As a boy, I remember going to car shows with my dad—walking into a white-walled exhibition hall and suddenly being thrust into a freeway full of turbo-charged shapes and colors. That rush of wonder came back to me when I stepped into this plain outbuilding in the Italian countryside and plunged into a time machine, packed with more than 60 different models of cars, motorcycles, bikes and yes, tractors, from the early 1900s through today.
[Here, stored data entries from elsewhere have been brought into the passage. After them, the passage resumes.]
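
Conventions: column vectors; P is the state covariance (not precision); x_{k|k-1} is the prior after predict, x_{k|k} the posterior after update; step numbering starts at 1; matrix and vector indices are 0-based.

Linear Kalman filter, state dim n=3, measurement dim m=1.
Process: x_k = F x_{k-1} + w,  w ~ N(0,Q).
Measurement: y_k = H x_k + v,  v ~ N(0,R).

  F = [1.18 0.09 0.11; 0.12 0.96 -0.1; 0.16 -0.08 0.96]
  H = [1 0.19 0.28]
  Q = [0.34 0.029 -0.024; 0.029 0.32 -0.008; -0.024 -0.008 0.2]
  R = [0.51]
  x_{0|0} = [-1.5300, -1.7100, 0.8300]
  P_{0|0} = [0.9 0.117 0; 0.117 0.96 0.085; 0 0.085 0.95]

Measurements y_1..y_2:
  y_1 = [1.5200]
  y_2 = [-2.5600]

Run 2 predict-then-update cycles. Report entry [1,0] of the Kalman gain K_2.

step 1: x^-=[-1.8680, -1.9082, 0.6888]  P^-=[1.6390 0.3709 0.2366; 0.3709 1.2378 -0.0598; 0.2366 -0.0598 1.0887]  S=[2.5461]  K=[0.6974; 0.2315; 0.2082]  nu=[3.5577]  x^+=[0.6132, -1.0846, 1.4294]  P^+=[0.4006 -0.0401 -0.1331; -0.0401 1.1014 -0.1825; -0.1331 -0.1825 0.9783]
step 2: x^-=[0.7832, -1.1106, 1.5571]  P^-=[0.8718 0.1206 -0.0170; 0.1206 1.3796 -0.3674; -0.0170 -0.3674 1.1071]  S=[1.5156]  K=[0.5872; 0.1846; 0.1472]  nu=[-3.5682]  x^+=[-1.3120, -1.7694, 1.0318]  P^+=[0.3492 -0.0437 -0.1481; -0.0437 1.3279 -0.4086; -0.1481 -0.4086 1.0742]

K[1,0] = 0.1846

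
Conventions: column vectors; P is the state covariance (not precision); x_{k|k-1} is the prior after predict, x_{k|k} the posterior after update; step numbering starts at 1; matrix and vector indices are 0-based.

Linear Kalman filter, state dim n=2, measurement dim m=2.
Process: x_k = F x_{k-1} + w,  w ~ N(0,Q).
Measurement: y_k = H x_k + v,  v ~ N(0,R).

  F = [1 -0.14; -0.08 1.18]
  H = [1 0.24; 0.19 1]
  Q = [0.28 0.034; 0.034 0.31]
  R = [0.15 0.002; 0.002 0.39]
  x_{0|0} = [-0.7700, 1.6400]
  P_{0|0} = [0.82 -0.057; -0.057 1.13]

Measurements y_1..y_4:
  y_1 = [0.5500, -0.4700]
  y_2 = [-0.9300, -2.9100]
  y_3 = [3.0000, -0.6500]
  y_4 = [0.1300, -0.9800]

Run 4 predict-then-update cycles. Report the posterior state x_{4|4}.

step 1: x^-=[-0.9996, 1.9968]  P^-=[1.1381 -0.2862; -0.2862 1.8994]  S=[1.2602 0.3749; 0.3749 2.2218]  K=[0.9034 -0.1839; -0.1183 0.8504]  nu=[1.0704, -2.2769]  x^+=[0.3860, -0.0661]  P^+=[0.1592 -0.1002; -0.1002 0.3505]
step 2: x^-=[0.3953, -0.1089]  P^-=[0.4741 -0.1559; -0.1559 0.8179]  S=[0.5963 0.1253; 0.1253 1.1658]  K=[0.7613 -0.1383; -0.0761 0.6844]  nu=[-1.2992, -2.8762]  x^+=[-0.1959, -1.9784]  P^+=[0.1325 -0.0776; -0.0776 0.2815]
step 3: x^-=[0.0811, -2.3188]  P^-=[0.4398 -0.1156; -0.1156 0.7175]  S=[0.5757 0.1369; 0.1369 1.0794]  K=[0.7454 -0.1242; -0.0566 0.6515]  nu=[3.4754, 1.6534]  x^+=[2.4662, -1.4383]  P^+=[0.1287 -0.0714; -0.0714 0.2675]
step 4: x^-=[2.6675, -1.8945]  P^-=[0.4339 -0.1055; -0.1055 0.6968]  S=[0.5734 0.1413; 0.1413 1.0624]  K=[0.7423 -0.1205; -0.0511 0.6438]  nu=[-2.0829, 0.4076]  x^+=[1.0724, -1.5256]  P^+=[0.1279 -0.0698; -0.0698 0.2643]

x_post = [1.0724, -1.5256]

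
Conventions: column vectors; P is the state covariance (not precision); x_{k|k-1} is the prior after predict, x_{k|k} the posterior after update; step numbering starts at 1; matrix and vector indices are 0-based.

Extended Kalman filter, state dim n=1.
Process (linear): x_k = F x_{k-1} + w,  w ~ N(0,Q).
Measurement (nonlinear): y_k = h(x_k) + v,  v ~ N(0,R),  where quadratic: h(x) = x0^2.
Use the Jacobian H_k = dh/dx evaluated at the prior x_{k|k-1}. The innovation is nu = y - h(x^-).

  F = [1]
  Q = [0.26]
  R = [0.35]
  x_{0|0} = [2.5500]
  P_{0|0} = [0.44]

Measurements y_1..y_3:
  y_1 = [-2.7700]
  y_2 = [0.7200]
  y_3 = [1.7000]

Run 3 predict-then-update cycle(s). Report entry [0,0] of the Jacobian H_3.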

Of course there are plenty of Maseratis, but the museum covers far more ground than that. Umberto Panini already owned a substantial collection of classic cars and motorcycles when he bought the Maserati collection, which was being sold off by the De Tomaso company after it acquired the Trident in the mid-Seventies. As the entrepreneur behind the sticker books beloved by young Italian football fans and the proprietor of Hombre farms, one of Italy’s premier biological producers of parmigiano cheese, Panini stepped in to keep the cars in Motor Valley. Luckily he had a barn big enough to park them all.
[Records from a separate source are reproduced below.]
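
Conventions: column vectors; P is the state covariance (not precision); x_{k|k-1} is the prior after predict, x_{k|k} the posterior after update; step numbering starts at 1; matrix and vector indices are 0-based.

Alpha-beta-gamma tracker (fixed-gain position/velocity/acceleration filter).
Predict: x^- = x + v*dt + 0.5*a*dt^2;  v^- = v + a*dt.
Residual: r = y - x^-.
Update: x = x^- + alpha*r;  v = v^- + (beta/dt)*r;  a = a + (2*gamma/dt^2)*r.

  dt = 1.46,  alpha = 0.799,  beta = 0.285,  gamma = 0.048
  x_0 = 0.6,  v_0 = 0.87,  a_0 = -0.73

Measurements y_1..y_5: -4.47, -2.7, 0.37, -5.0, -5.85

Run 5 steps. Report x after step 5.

step 1: x_pred=1.0922  r=-5.5622  x^+=-3.3520  v^+=-1.2816  a^+=-0.9805
step 2: x_pred=-6.2681  r=3.5681  x^+=-3.4172  v^+=-2.0166  a^+=-0.8198
step 3: x_pred=-7.2351  r=7.6051  x^+=-1.1586  v^+=-1.7289  a^+=-0.4773
step 4: x_pred=-4.1916  r=-0.8084  x^+=-4.8375  v^+=-2.5836  a^+=-0.5137
step 5: x_pred=-9.1571  r=3.3071  x^+=-6.5147  v^+=-2.6880  a^+=-0.3648

x_post = -6.5147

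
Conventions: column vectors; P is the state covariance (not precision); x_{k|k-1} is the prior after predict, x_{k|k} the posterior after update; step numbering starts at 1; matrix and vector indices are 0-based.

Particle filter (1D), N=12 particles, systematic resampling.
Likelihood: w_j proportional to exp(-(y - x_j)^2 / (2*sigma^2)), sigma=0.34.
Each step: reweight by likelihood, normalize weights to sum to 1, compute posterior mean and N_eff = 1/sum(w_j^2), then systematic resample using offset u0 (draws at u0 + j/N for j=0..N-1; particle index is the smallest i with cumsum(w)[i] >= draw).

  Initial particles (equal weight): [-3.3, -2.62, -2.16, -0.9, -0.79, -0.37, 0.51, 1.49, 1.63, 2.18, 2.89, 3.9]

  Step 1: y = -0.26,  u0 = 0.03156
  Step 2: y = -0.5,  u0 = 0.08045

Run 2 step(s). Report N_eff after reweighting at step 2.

step 1: w=[0.0000, 0.0000, 0.0000, 0.1139, 0.1988, 0.6357, 0.0516, 0.0000, 0.0000, 0.0000, 0.0000, 0.0000]  mean=-0.4685  Neff=2.1771  idx=[3, 4, 4, 4, 5, 5, 5, 5, 5, 5, 5, 5]
step 2: w=[0.0499, 0.0694, 0.0694, 0.0694, 0.0927, 0.0927, 0.0927, 0.0927, 0.0927, 0.0927, 0.0927, 0.0927]  mean=-0.4839  Neff=11.6627  idx=[1, 2, 3, 4, 5, 6, 7, 8, 9, 10, 11, 11]

N_eff = 11.6627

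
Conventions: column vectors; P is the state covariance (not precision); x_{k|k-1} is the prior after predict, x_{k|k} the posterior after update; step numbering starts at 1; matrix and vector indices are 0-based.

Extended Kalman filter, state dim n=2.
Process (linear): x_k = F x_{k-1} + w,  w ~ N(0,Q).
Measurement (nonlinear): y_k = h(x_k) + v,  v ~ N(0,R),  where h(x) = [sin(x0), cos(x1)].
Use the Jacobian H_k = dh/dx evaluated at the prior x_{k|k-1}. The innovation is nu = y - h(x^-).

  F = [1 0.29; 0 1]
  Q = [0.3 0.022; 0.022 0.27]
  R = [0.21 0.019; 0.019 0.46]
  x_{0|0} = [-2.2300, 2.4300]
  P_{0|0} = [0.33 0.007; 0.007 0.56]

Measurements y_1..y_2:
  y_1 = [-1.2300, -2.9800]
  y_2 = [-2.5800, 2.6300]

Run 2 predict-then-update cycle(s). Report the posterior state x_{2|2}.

step 1: x^-=[-1.5253, 2.4300]  P^-=[0.6812 0.1914; 0.1914 0.8300]  H_jac=[0.0455 0.0000; 0.0000 -0.6530]  S=[0.2114 0.0133; 0.0133 0.8140]  K=[0.1564 -0.1561; 0.0832 -0.6673]  nu=[-0.2310, -2.2227]  x^+=[-1.2144, 3.8939]  P^+=[0.6568 0.1054; 0.1054 0.4676]
step 2: x^-=[-0.0852, 3.8939]  P^-=[1.0573 0.2630; 0.2630 0.7376]  H_jac=[0.9964 0.0000; 0.0000 0.6833]  S=[1.2596 0.1981; 0.1981 0.8044]  K=[0.8335 0.0182; 0.1139 0.5985]  nu=[-2.4949, 3.3601]  x^+=[-2.1034, 5.6207]  P^+=[0.1760 0.0354; 0.0354 0.4061]

x_post = [-2.1034, 5.6207]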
All I could think was that my father would have loved the place. Not just the cars, but also the improbable location and the unpretentious atmosphere. Maserati initially started as a garage for car repairs, and there’s a whiff of that in the museum. There are tin trays under the World War I motorcycles to catch leaking oil; racing trophies on the window sill; framed prints of car advertisements on the walls. There’s no ticket desk or gift store, just a cluttered corner office where the boss waves you in. Admission is free.
The whole thing takes you back to a time when cars were more about style than money; when the world was excited to be going places and machines symbolized our future rather than our demise. It makes you miss when automobiles were a shared language between different generations, and guys washed their cars by hand just because they liked to.
It makes you miss your dad.
Loved this story! Since I'm more about food than cars, I really found it all very interesting! Thanks for your continued great writing... and I'll bet your Dad was with you the whole time you were there!
This, but for me/my dad, it's Home Depot. :) You're so adept at weaving history, memoir, and travel.